Tarihi Yarımada’nın en güzel semtlerinden biri olan Balat’ın Instagram köşesi olarak adlandırabileceğimiz Merdivenli Yokuş, İstanbul’un tarihi ve kültürel dokusunu en güzel şekilde yansıtan sokaklardan biri. Hem kültürel zenginliği ve kozmopolit yapısı hem de tarihi mirasıyla ön plana çıkan Balat, aynı zamanda renkli cumbalı evlere de ev sahipliği yapıyor. Merdivenli Yokuş’un da etrafı rengarenk evlerle çevrili olduğu için, görüntüsü adeta bir kartpostalı andırıyor. UNESCO Kültür Mirası kapsamında restore edilmiş evleriyle ünlü olan sokak, özellikle son yıllarda fotoğraf severlerin ve sosyal medya kullanıcılarının Balat’taki favori durağı haline gelmiş durumda.

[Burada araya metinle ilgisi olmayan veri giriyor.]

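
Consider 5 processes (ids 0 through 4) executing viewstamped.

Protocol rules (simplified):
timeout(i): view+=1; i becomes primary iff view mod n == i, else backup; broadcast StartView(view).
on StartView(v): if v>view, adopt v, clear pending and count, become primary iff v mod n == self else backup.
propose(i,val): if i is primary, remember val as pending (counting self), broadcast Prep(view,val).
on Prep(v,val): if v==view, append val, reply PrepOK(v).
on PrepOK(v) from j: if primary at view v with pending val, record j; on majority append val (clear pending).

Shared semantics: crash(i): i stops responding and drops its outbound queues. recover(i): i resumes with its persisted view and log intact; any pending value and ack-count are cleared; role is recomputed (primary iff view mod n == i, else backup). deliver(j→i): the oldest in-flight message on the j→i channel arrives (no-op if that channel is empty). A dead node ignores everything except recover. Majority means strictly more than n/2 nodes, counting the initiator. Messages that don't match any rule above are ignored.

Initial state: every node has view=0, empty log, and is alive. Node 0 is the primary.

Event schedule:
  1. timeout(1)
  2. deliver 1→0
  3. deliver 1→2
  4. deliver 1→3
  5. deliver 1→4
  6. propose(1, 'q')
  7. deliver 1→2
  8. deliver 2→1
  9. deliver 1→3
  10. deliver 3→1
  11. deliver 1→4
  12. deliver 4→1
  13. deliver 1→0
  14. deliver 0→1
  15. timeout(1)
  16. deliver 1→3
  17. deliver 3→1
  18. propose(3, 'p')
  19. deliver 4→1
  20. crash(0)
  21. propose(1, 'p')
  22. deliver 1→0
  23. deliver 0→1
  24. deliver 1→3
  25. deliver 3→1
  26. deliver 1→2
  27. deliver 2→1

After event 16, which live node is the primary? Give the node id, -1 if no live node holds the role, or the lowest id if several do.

-1

e1 timeout(1): 1[prim,v=1,-]
e2 deliver 1→0: 0[back,v=1,-]
e3 deliver 1→2: 2[back,v=1,-]
e4 deliver 1→3: 3[back,v=1,-]
e5 deliver 1→4: 4[back,v=1,-]
e6 propose(1,'q'): ·
e7 deliver 1→2: 2[back,v=1,q]
e8 deliver 2→1: ·
e9 deliver 1→3: 3[back,v=1,q]
e10 deliver 3→1: 1[prim,v=1,q]
e11 deliver 1→4: 4[back,v=1,q]
e12 deliver 4→1: ·
e13 deliver 1→0: 0[back,v=1,q]
e14 deliver 0→1: ·
e15 timeout(1): 1[back,v=2,q]
e16 deliver 1→3: 3[back,v=2,q]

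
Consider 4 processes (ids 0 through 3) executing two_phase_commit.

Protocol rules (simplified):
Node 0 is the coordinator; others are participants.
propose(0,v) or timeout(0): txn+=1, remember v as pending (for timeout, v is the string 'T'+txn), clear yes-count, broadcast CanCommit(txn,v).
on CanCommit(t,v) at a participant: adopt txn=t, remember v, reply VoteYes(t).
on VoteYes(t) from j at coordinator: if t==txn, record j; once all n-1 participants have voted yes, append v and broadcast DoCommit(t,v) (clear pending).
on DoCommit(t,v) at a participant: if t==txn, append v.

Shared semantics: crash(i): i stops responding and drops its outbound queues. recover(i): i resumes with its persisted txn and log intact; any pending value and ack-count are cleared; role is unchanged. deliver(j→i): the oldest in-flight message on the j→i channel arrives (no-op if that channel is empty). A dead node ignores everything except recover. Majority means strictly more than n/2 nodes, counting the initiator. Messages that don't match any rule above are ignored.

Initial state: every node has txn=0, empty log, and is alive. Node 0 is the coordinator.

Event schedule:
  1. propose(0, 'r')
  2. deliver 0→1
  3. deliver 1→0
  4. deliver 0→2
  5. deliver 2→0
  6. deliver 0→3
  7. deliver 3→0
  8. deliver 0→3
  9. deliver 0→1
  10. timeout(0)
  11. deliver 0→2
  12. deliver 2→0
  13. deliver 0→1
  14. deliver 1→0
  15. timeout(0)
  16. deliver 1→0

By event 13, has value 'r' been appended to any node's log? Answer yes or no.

after 1 — propose(0,'r'): n0:coor/t1/[-]
after 2 — deliver 0→1: n1:part/t1/[-]
after 3 — deliver 1→0: ·
after 4 — deliver 0→2: n2:part/t1/[-]
after 5 — deliver 2→0: ·
after 6 — deliver 0→3: n3:part/t1/[-]
after 7 — deliver 3→0: n0:coor/t1/[r]
after 8 — deliver 0→3: n3:part/t1/[r]
after 9 — deliver 0→1: n1:part/t1/[r]
after 10 — timeout(0): n0:coor/t2/[r]
after 11 — deliver 0→2: n2:part/t1/[r]
after 12 — deliver 2→0: ·
after 13 — deliver 0→1: n1:part/t2/[r]

yes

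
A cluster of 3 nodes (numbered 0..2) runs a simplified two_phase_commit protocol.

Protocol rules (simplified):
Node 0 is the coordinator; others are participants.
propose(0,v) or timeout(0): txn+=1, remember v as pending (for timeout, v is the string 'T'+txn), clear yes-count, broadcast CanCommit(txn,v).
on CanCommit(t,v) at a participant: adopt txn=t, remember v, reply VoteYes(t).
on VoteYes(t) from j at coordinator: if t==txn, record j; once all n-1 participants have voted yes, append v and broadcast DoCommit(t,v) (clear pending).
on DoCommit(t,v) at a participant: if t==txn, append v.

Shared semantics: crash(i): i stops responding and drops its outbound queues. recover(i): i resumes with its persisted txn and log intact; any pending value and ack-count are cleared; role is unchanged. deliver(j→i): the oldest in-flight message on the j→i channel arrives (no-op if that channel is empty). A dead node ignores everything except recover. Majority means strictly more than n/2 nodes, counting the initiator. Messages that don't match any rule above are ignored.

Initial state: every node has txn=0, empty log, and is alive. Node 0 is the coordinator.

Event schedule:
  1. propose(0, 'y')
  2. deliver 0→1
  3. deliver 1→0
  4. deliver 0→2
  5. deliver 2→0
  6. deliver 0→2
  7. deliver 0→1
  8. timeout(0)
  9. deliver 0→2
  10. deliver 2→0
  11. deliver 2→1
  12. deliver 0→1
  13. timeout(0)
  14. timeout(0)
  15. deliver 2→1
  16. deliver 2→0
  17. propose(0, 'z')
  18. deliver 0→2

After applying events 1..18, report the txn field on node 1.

2

e1 propose(0,'y'): 0[coor,t=1,-]
e2 deliver 0→1: 1[part,t=1,-]
e3 deliver 1→0: ·
e4 deliver 0→2: 2[part,t=1,-]
e5 deliver 2→0: 0[coor,t=1,y]
e6 deliver 0→2: 2[part,t=1,y]
e7 deliver 0→1: 1[part,t=1,y]
e8 timeout(0): 0[coor,t=2,y]
e9 deliver 0→2: 2[part,t=2,y]
e10 deliver 2→0: ·
e11 deliver 2→1: ·
e12 deliver 0→1: 1[part,t=2,y]
e13 timeout(0): 0[coor,t=3,y]
e14 timeout(0): 0[coor,t=4,y]
e15 deliver 2→1: ·
e16 deliver 2→0: ·
e17 propose(0,'z'): 0[coor,t=5,y]
e18 deliver 0→2: 2[part,t=3,y]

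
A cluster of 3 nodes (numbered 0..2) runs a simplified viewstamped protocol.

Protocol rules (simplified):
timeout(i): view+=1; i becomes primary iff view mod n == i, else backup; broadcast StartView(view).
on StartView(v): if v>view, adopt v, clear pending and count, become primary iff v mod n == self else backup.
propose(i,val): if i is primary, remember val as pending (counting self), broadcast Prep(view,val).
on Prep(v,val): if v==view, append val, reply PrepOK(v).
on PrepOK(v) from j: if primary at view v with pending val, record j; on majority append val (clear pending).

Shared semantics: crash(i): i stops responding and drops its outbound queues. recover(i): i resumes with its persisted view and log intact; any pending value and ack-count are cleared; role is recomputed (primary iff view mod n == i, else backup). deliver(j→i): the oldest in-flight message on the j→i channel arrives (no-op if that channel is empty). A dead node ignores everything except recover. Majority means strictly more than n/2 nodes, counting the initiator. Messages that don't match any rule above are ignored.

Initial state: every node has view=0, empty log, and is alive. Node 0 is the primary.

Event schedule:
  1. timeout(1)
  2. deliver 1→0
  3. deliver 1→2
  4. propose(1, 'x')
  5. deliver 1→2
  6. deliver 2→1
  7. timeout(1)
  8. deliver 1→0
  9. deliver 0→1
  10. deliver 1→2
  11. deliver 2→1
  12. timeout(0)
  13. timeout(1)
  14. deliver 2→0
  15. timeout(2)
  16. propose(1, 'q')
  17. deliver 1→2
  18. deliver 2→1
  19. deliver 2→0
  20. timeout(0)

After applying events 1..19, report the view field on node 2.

after 1 — timeout(1): n1:prim/v1/[-]
after 2 — deliver 1→0: n0:back/v1/[-]
after 3 — deliver 1→2: n2:back/v1/[-]
after 4 — propose(1,'x'): ·
after 5 — deliver 1→2: n2:back/v1/[x]
after 6 — deliver 2→1: n1:prim/v1/[x]
after 7 — timeout(1): n1:back/v2/[x]
after 8 — deliver 1→0: n0:back/v1/[x]
after 9 — deliver 0→1: ·
after 10 — deliver 1→2: n2:prim/v2/[x]
after 11 — deliver 2→1: ·
after 12 — timeout(0): n0:back/v2/[x]
after 13 — timeout(1): n1:back/v3/[x]
after 14 — deliver 2→0: ·
after 15 — timeout(2): n2:back/v3/[x]
after 16 — propose(1,'q'): ·
after 17 — deliver 1→2: ·
after 18 — deliver 2→1: ·
after 19 — deliver 2→0: n0:prim/v3/[x]

3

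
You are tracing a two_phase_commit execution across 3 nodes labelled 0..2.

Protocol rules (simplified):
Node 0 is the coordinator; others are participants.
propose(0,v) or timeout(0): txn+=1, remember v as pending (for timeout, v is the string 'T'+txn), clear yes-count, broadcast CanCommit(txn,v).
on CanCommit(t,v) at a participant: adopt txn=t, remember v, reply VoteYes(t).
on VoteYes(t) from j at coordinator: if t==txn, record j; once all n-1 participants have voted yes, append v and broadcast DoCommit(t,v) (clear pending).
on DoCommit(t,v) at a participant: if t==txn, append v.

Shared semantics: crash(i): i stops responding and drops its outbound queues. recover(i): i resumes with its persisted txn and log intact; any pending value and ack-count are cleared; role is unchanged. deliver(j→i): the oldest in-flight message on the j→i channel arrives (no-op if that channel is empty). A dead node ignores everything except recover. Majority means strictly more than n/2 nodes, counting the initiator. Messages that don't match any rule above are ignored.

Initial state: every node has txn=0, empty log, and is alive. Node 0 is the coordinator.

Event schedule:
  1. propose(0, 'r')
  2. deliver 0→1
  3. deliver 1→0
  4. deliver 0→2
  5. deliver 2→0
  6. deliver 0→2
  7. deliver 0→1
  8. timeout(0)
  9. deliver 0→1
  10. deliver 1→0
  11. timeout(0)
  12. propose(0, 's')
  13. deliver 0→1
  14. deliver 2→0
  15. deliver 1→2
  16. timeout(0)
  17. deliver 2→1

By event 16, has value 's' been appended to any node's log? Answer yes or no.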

Hafta içi sakin bir atmosferde dolaşabileceğiniz Merdivenli Yokuş, özellikle hafta sonları oldukça kalabalık olabiliyor. Eğer içinde yalnızca sizin olduğunuz fotoğraf kareleri yakalamak istiyorsanız, yokuşu sabahın erken saatlerinde ziyaret etmeniz gerekebilir. Evlerin sıra sıra dizilişi sayesinde adeta gökyüzüne çıkan bir merdiven gibi görünen yokuş, hakikaten çok estetik bir görünüme sahip.

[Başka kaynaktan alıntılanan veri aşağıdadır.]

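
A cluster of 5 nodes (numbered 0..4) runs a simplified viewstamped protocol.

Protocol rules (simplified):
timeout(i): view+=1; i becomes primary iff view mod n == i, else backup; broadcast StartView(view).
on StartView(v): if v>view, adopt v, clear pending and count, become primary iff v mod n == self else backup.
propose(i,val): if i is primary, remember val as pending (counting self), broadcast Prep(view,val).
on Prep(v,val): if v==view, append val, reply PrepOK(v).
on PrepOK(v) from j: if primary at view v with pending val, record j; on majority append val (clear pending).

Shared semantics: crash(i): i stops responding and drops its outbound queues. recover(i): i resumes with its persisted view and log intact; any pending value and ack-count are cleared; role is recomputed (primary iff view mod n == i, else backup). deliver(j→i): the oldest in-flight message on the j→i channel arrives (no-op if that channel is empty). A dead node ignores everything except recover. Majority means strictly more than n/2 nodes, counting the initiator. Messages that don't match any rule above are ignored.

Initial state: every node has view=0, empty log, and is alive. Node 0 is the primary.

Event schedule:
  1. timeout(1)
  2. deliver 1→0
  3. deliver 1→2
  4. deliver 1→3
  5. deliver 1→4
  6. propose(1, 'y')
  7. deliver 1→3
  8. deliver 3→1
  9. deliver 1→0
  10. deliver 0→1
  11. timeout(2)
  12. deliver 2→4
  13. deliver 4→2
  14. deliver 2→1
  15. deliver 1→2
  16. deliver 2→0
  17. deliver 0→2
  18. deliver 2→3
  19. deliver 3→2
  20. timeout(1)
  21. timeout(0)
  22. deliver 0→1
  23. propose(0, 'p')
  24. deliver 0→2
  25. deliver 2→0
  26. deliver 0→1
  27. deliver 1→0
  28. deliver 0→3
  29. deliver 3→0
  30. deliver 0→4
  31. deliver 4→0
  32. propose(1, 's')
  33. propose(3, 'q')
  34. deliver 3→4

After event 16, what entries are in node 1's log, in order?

e1 timeout(1): 1[prim,v=1,-]
e2 deliver 1→0: 0[back,v=1,-]
e3 deliver 1→2: 2[back,v=1,-]
e4 deliver 1→3: 3[back,v=1,-]
e5 deliver 1→4: 4[back,v=1,-]
e6 propose(1,'y'): ·
e7 deliver 1→3: 3[back,v=1,y]
e8 deliver 3→1: ·
e9 deliver 1→0: 0[back,v=1,y]
e10 deliver 0→1: 1[prim,v=1,y]
e11 timeout(2): 2[prim,v=2,-]
e12 deliver 2→4: 4[back,v=2,-]
e13 deliver 4→2: ·
e14 deliver 2→1: 1[back,v=2,y]
e15 deliver 1→2: ·
e16 deliver 2→0: 0[back,v=2,y]

y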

Merdivenli Yokuş, aynı zamanda Balat’ın Yahudi ve Rum tarihini de yaşatan noktalardan biri. 15. yüzyılda İspanya’dan sürgün edilen Sefarad Yahudileri’nin yaşadığı bu bölge, ilerleyen süreçte Yahudi ve Rum mimarisiyle şekillenmiş. Balat’ın dar sokaklarında gezerken, cumbalı evlerin mimari detaylarını ve rengarenk kapılarını yakından inceleyebiliyorsunuz. Merdivenli Yokuş’ta bulunan evler de ağırlıklı olarak 18. ve 19. yüzyıl Yahudi mimarisinin izlerini taşıyor. İki ya da üç katlı şekilde inşa edilmiş olan evlerin ahşap cumbaları ve ince işçilik örneği dış süslemeleri ziyaretçileri kendine hayran bırakmayı başarıyor. Yolunuz Balat’a düşerse, Merdivenli Yokuş’u görmeden dönmemenizi tavsiye ederiz. Semtin merkezinde bulunan bu yokuş, Balat’ın tarihi kiliselerine, müzelerine ve sinagoglarına da çok yakın bir konumda yer alıyor.